Anyway, you should try measuring the pot with a multimeter. You only need to be able to measure resistance.

Disconnect the pot from it's connections.

With the rotation in the center, you should have full resistance (probably 500K, unless you got a 250K pot) between the center lug and one of the outside lugs, and one of the outside lugs should be 0 resistance - that is, continuity. The other half of the pot, should be opposite that. That is, if the top half of the pot is full resistance between center and left, and continuity between center and right, the bottom half of the pot should be full resistance between center and right, and continuity between center and left. Reversed.

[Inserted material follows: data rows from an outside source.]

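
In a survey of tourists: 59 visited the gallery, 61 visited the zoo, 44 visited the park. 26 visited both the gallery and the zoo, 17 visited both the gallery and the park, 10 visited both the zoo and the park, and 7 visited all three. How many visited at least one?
|A∪B∪C| = 59+61+44-26-17-10+7 = 118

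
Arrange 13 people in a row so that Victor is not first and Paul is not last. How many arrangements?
By inclusion-exclusion: 13! - 2×(13-1)! + (13-2)! = 6227020800 - 958003200 + 39916800 = 5308934400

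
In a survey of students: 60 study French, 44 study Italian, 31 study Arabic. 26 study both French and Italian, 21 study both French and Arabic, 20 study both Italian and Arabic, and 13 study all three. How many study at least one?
|A∪B∪C| = 60+44+31-26-21-20+13 = 81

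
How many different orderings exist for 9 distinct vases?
9! = 362880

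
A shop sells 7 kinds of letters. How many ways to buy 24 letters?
C(24+7-1, 7-1) = C(30, 6) = 593775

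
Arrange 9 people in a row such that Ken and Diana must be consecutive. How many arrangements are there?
Treat the 2 as one block: (9-2+1)! × 2! = 40320 × 2 = 80640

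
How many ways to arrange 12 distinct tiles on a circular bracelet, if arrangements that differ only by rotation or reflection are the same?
(12-1)!/2 = 39916800/2 = 19958400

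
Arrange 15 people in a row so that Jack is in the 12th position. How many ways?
Fix one position: (15-1)! = 87178291200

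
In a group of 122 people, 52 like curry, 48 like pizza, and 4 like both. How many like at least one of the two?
|A∪B| = |A| + |B| - |A∩B| = 52 + 48 - 4 = 96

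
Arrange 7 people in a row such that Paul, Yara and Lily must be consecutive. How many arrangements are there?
Treat the 3 as one block: (7-3+1)! × 3! = 120 × 6 = 720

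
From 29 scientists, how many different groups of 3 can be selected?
C(29,3) = 29!/(3!×26!) = 3654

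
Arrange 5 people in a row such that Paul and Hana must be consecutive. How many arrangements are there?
Treat the 2 as one block: (5-2+1)! × 2! = 24 × 2 = 48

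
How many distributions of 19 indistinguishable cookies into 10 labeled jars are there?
C(19+10-1, 10-1) = C(28, 9) = 6906900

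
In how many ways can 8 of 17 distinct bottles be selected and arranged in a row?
P(17,8) = 17!/(17-8)! = 980179200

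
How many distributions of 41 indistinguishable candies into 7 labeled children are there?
C(41+7-1, 7-1) = C(47, 6) = 10737573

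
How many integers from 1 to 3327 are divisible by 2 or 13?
⌊3327/2⌋ + ⌊3327/13⌋ - ⌊3327/26⌋ = 1663 + 255 - 127 = 1791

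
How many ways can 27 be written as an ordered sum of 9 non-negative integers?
C(27+9-1, 9-1) = C(35, 8) = 23535820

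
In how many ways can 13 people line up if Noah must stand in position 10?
Fix one position: (13-1)! = 479001600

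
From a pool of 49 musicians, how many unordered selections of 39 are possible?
C(49,39) = 49!/(39!×10!) = 8217822536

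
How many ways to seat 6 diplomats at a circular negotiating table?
Circular: fix one position, arrange the rest. (6-1)! = 120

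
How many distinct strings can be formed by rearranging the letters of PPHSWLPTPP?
10! / (1! × 1! × 1! × 1! × 1! × 5!) = 30240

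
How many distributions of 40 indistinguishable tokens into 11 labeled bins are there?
C(40+11-1, 11-1) = C(50, 10) = 10272278170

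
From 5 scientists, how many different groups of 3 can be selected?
C(5,3) = 5!/(3!×2!) = 10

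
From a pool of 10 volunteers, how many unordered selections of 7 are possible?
C(10,7) = 10!/(7!×3!) = 120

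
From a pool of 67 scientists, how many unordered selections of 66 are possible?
C(67,66) = 67!/(66!×1!) = 67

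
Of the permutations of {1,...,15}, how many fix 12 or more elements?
Exactly j fixed points: C(15,j)·!(15-j); sum over j ≥ 12 (derangement numbers via !m = (m-1)·(!(m-1) + !(m-2)): !0..!3 = 1, 0, 1, 2). Σ_{j=12}^{15} C(15,j)·!(15-j) = C(15,12)·!3 + C(15,13)·!2 + C(15,14)·!1 + C(15,15)·!0 = 455·2 + 105·1 + 15·0 + 1·1 = 1016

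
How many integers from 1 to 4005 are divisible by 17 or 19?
⌊4005/17⌋ + ⌊4005/19⌋ - ⌊4005/323⌋ = 235 + 210 - 12 = 433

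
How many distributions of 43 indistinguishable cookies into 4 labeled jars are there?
C(43+4-1, 4-1) = C(46, 3) = 15180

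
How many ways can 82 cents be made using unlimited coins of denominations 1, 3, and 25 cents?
Coefficient of x^82 in 1/(1-x^1) · 1/(1-x^3) · 1/(1-x^25). Case on j = number of 25-cent coins (j = 0..3); remainder r = 82 - 25j is made from {1,3} in ⌊r/3⌋+1 ways. r = 82, 57, 32, 7 → 28 + 20 + 11 + 3 = 62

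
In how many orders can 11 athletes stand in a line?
11! = 39916800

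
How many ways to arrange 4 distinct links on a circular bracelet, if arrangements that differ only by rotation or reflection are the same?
(4-1)!/2 = 6/2 = 3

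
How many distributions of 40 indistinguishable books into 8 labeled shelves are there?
C(40+8-1, 8-1) = C(47, 7) = 62891499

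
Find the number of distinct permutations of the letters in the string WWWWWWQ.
7! / (6! × 1!) = 7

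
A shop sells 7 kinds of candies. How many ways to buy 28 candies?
C(28+7-1, 7-1) = C(34, 6) = 1344904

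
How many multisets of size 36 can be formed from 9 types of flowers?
C(36+9-1, 9-1) = C(44, 8) = 177232627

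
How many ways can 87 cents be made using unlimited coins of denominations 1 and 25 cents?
Coefficient of x^87 in 1/(1-x^1) · 1/(1-x^25). Use j coins of 25 for j = 0..⌊87/25⌋ = 3, the rest in 1s: 3 + 1 = 4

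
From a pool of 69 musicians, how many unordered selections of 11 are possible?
C(69,11) = 69!/(11!×58!) = 1823810410032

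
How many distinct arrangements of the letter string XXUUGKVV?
8! / (2! × 2! × 1! × 2! × 1!) = 5040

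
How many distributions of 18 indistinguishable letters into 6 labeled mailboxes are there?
C(18+6-1, 6-1) = C(23, 5) = 33649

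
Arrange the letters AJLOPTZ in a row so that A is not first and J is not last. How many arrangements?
By inclusion-exclusion: 7! - 2×(7-1)! + (7-2)! = 5040 - 1440 + 120 = 3720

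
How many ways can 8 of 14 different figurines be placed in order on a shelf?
P(14,8) = 14!/(14-8)! = 121080960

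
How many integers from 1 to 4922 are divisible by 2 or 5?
⌊4922/2⌋ + ⌊4922/5⌋ - ⌊4922/10⌋ = 2461 + 984 - 492 = 2953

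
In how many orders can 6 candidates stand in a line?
6! = 720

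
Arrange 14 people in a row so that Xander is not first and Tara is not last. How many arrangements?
By inclusion-exclusion: 14! - 2×(14-1)! + (14-2)! = 87178291200 - 12454041600 + 479001600 = 75203251200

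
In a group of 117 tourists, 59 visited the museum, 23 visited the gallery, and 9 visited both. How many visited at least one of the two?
|A∪B| = |A| + |B| - |A∩B| = 59 + 23 - 9 = 73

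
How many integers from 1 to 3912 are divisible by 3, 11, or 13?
⌊3912/3⌋+⌊3912/11⌋+⌊3912/13⌋ - ⌊3912/33⌋-⌊3912/39⌋-⌊3912/143⌋ + ⌊3912/429⌋ = 1304+355+300 - 118-100-27 + 9 = 1723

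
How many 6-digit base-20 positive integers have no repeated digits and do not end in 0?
Last digit: 19 nonzero choices. First digit: 18 (nonzero, ≠last). Middle 4: P(18,4) = 73440. Total = 25116480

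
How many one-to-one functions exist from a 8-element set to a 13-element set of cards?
P(13,8) = 13!/(13-8)! = 51891840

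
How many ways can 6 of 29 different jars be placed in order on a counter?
P(29,6) = 29!/(29-6)! = 342014400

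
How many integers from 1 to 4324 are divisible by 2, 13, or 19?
⌊4324/2⌋+⌊4324/13⌋+⌊4324/19⌋ - ⌊4324/26⌋-⌊4324/38⌋-⌊4324/247⌋ + ⌊4324/494⌋ = 2162+332+227 - 166-113-17 + 8 = 2433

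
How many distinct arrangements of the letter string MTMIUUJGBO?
10! / (1! × 2! × 1! × 1! × 2! × 1! × 1! × 1!) = 907200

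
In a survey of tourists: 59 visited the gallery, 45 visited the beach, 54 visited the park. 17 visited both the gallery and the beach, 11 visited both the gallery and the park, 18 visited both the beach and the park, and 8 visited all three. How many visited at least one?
|A∪B∪C| = 59+45+54-17-11-18+8 = 120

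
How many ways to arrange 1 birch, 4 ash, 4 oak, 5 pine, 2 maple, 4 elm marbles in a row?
20! / (1! × 4! × 4! × 5! × 2! × 4!) = 733296564000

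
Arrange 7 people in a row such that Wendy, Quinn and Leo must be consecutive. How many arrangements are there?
Treat the 3 as one block: (7-3+1)! × 3! = 120 × 6 = 720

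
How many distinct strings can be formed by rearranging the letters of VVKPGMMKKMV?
11! / (1! × 3! × 1! × 3! × 3!) = 184800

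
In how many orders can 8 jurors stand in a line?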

As you turn the pot clockwise away from the center position, you should see one half of the pot (top or bottom) shouldn't change measurements, while the other half should work like a normal pot - resistance starts to increase where there had been continuity and decrease where it had been at it's full measurement. If you return to the center position and then start to turn counterclockwise, the half of the pot that changed when turning clockwise should now stay the same, while the other half of the pot changes in measurements.

If it's not behaving like this - for instance, turning it away from the center detent, the measurements are changing on both the upper and lower half of the pot, then you haven't got a functioning blend pot.

FWIW, I ended up getting the blend pot through Brian at Universaljems, and that worked perfectly. (Go to "pots", click on 250k or 500k, and scroll to the bottom or search on the page for "blend" and you'll find it.) It's also an Allparts item, I believe, so most music shops should be able to order you one.

Also, your single pot idea isn't really going to work. Volume pots work by decreasing the resistance to ground until all the signal bleeds there. You may get some reduction adding a series resistance like that, but it's not really going to work as you'd like.